Theodore Boone: The Abduction
- First edition cover
- Author: John Grisham
- Language: English
- Series: Theodore Boone
- Subject: Fiction
- Genre: Legal thriller, Young adult fiction
- Publisher: Dutton Books (US) Hodder & Stoughton (UK)
- Publication date: June 7, 2011
- Publication place: United States
- Media type: mystery; fiction
- Pages: 217
- ISBN: 978-0-525-42557-1
- Preceded by: Theodore Boone: Kid Lawyer
- Followed by: Theodore Boone: The Accused

= Theodore Boone: The Abduction =

2011 novel by John Grisham

Theodore Boone: The Abduction, written by John Grisham, is the second book in the Theodore Boone series. It is written for 11- to 13-year-olds.

==Plot==
13-year-old Theodore Boone's best friend April is not happy with her life. Her mother is a neglective hippie and her father leaves her mother and her at home for days on end to tour with his band.

The story begins with Theo being woken up in the middle of the night to find out that April has been abducted. The fear is that April's cousin, the notorious criminal Jack Leeper, has kidnapped her. He is seen around town and eventually caught. Leeper claims to know where April is but refuses to tell the police unless they agree to his conditions. Theo and his friends search the town but are stopped by unhelpful policemen. The rumors around April's disappearance are made worse when a body is pulled out of the river. The jaws are missing and the police cannot identify the clothing. However, after a few days of examining the body, the police discover it was a man.
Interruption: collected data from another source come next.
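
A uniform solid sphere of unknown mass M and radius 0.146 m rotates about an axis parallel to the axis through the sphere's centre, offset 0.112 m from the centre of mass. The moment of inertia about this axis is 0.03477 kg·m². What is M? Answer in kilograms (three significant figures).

I = I_cm + Md² = (2/5)MR² + Md² = M·[0.4·(0.146)² + (0.112)²] = M·0.02107.
So M = 0.03477 / 0.02107 = 1.6502 kg.

1.65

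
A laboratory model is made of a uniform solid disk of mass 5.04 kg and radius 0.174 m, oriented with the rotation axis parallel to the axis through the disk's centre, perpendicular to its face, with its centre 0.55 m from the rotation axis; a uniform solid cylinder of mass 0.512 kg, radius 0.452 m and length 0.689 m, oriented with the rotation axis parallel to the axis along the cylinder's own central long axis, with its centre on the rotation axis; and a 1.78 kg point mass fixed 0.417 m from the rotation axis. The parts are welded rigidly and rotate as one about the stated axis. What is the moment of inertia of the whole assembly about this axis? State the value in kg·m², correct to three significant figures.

Solid disk: I_cm = (1/2)MR² = (1/2)(5.04)(0.174)² = 0.076296 kg·m²; centre at d = 0.55 m, so I = I_cm + Md² gives I = 0.076296 + (5.04)(0.55)² = 1.6009 kg·m².
Solid cylinder: I_cm = (1/2)MR² = (1/2)(0.512)(0.452)² = 0.052302 kg·m²; axis through the centre, so I = 0.052302 kg·m².
Point mass: I_cm = 0; centre at d = 0.417 m, so I = I_cm + Md² gives I = 0 + (1.78)(0.417)² = 0.30952 kg·m².
Total I = 1.6009 + 0.052302 + 0.30952 = 1.9627 kg·m².

1.96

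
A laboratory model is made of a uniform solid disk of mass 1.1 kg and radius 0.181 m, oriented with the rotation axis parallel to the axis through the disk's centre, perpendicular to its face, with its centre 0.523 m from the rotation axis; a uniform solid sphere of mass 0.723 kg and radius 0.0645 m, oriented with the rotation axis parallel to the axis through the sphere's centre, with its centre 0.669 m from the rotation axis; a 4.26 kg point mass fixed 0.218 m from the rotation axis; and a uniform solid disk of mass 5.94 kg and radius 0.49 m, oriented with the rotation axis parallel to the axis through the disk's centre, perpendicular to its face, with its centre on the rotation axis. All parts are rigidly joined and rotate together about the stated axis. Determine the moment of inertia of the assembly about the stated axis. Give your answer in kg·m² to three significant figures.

Solid disk: I_cm = (1/2)MR² = (1/2)(1.1)(0.181)² = 0.018019 kg·m²; centre at d = 0.523 m, so I = I_cm + Md² gives I = 0.018019 + (1.1)(0.523)² = 0.3189 kg·m².
Solid sphere: I_cm = (2/5)MR² = (2/5)(0.723)(0.0645)² = 0.0012031 kg·m²; centre at d = 0.669 m, so I = I_cm + Md² gives I = 0.0012031 + (0.723)(0.669)² = 0.32479 kg·m².
Point mass: I_cm = 0; centre at d = 0.218 m, so I = I_cm + Md² gives I = 0 + (4.26)(0.218)² = 0.20245 kg·m².
Solid disk: I_cm = (1/2)MR² = (1/2)(5.94)(0.49)² = 0.7131 kg·m²; axis through the centre, so I = 0.7131 kg·m².
Total I = 0.3189 + 0.32479 + 0.20245 + 0.7131 = 1.5592 kg·m².

1.56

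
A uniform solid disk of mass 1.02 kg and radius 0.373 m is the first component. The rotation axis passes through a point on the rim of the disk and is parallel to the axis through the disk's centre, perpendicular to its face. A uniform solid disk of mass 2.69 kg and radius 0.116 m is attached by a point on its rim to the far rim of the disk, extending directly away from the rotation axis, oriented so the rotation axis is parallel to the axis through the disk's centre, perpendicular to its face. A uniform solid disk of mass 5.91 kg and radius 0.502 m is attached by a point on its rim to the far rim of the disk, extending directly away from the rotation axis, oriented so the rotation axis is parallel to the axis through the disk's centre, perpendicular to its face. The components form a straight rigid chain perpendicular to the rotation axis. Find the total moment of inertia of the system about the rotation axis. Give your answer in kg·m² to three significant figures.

Solid disk: I_cm = (1/2)MR² = (1/2)(1.02)(0.373)² = 0.070956 kg·m²; centre at d = 0.373 m, so the parallel axis theorem gives I = 0.070956 + (1.02)(0.373)² = 0.21287 kg·m².
Solid disk: I_cm = (1/2)MR² = (1/2)(2.69)(0.116)² = 0.018098 kg·m²; centre at d = 0.373 + 0.373 + 0.116 = 0.862 m, so the parallel axis theorem gives I = 0.018098 + (2.69)(0.862)² = 2.0169 kg·m².
Solid disk: I_cm = (1/2)MR² = (1/2)(5.91)(0.502)² = 0.74467 kg·m²; centre at d = 0.373 + 0.373 + 0.116 + 0.116 + 0.502 = 1.48 m, so the parallel axis theorem gives I = 0.74467 + (5.91)(1.48)² = 13.69 kg·m².
Total I = 0.21287 + 2.0169 + 13.69 = 15.92 kg·m².

15.9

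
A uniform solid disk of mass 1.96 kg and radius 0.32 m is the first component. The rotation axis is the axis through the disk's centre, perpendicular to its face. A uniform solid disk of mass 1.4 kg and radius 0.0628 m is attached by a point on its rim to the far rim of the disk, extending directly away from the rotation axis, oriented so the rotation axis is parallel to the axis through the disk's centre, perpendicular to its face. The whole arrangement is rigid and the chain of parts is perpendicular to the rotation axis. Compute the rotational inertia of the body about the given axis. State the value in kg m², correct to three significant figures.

0.308

Solid disk: I_cm = (1/2)MR² = (1/2)(1.96)(0.32)² = 0.10035 kg m²; axis through the centre, so I = 0.10035 kg m².
Solid disk: I_cm = (1/2)MR² = (1/2)(1.4)(0.0628)² = 0.0027607 kg m²; centre at d = 0.32 + 0.0628 = 0.3828 m, so the parallel axis theorem gives I = 0.0027607 + (1.4)(0.3828)² = 0.20791 kg m².
Total I = 0.10035 + 0.20791 = 0.30826 kg m².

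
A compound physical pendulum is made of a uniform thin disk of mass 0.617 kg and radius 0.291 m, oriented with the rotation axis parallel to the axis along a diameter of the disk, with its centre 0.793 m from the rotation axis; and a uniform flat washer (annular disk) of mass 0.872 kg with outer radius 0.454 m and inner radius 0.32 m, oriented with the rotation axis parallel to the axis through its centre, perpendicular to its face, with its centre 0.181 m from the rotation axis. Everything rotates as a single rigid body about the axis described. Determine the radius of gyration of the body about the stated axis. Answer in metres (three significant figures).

Thin disk: I_cm = (1/4)MR² = (1/4)(0.617)(0.291)² = 0.013062 kg m^2; centre at d = 0.793 m, so I = I_cm + Md² gives I = 0.013062 + (0.617)(0.793)² = 0.40106 kg m^2.
Annular disk: I_cm = (1/2)M(R²+r²) = (1/2)(0.872)[(0.454)² + (0.32)²] = 0.13451 kg m^2; centre at d = 0.181 m, so I = I_cm + Md² gives I = 0.13451 + (0.872)(0.181)² = 0.16308 kg m^2.
Total I = 0.56414 kg m^2; total mass M = 1.489 kg.
k = √(I/M) = √(0.56414/1.489) = 0.61553 m.

0.616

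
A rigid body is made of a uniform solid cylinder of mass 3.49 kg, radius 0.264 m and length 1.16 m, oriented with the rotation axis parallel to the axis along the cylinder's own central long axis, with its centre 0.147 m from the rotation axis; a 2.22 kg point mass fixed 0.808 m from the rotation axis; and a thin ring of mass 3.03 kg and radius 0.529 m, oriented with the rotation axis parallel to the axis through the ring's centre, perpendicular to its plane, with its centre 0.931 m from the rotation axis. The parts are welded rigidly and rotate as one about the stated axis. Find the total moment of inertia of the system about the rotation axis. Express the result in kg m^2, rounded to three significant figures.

5.12

Solid cylinder: I_cm = (1/2)MR² = (1/2)(3.49)(0.264)² = 0.12162 kg m^2; centre at d = 0.147 m, so I = I_cm + Md² gives I = 0.12162 + (3.49)(0.147)² = 0.19703 kg m^2.
Point mass: I_cm = 0; centre at d = 0.808 m, so I = I_cm + Md² gives I = 0 + (2.22)(0.808)² = 1.4494 kg m^2.
Thin ring: I_cm = MR² = (3.03)(0.529)² = 0.84792 kg m^2; centre at d = 0.931 m, so I = I_cm + Md² gives I = 0.84792 + (3.03)(0.931)² = 3.4742 kg m^2.
Total I = 0.19703 + 1.4494 + 3.4742 = 5.1206 kg m^2.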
Theo realizes that April could actually be with her dad, who is touring fraternity houses with his band. When Theo's parents leave for a law conference out of town, they leave Theo with the Whipples, who are friends of the family. Once Theo arrives at the Whipples' house, he and Chase Whipple search for pictures of April's father's band on Facebook pages and eventually spot a girl whom they assume to be April standing near the band in one of the pictures. Theo persuades his uncle Ike to drive him to the next destination of April's father's band while Chase distracts his older sister, who is supposed to be watching them, by lying about their activities.

Once Ike and Theo arrive at the fraternity house, they go to find April in the basement, where a party is going on. The two grab April and escape the basement to find one of the members of the band demanding to know what they're doing with April. Ike quickly concocts a lie about being friends with April's family and wanting to catch up with her. The band member lets them go and the trio drives back to Strattenburg.

Safely back at home, Theo is praised for finding April, and April's family goes to court to decide what changes will be implemented within their family life.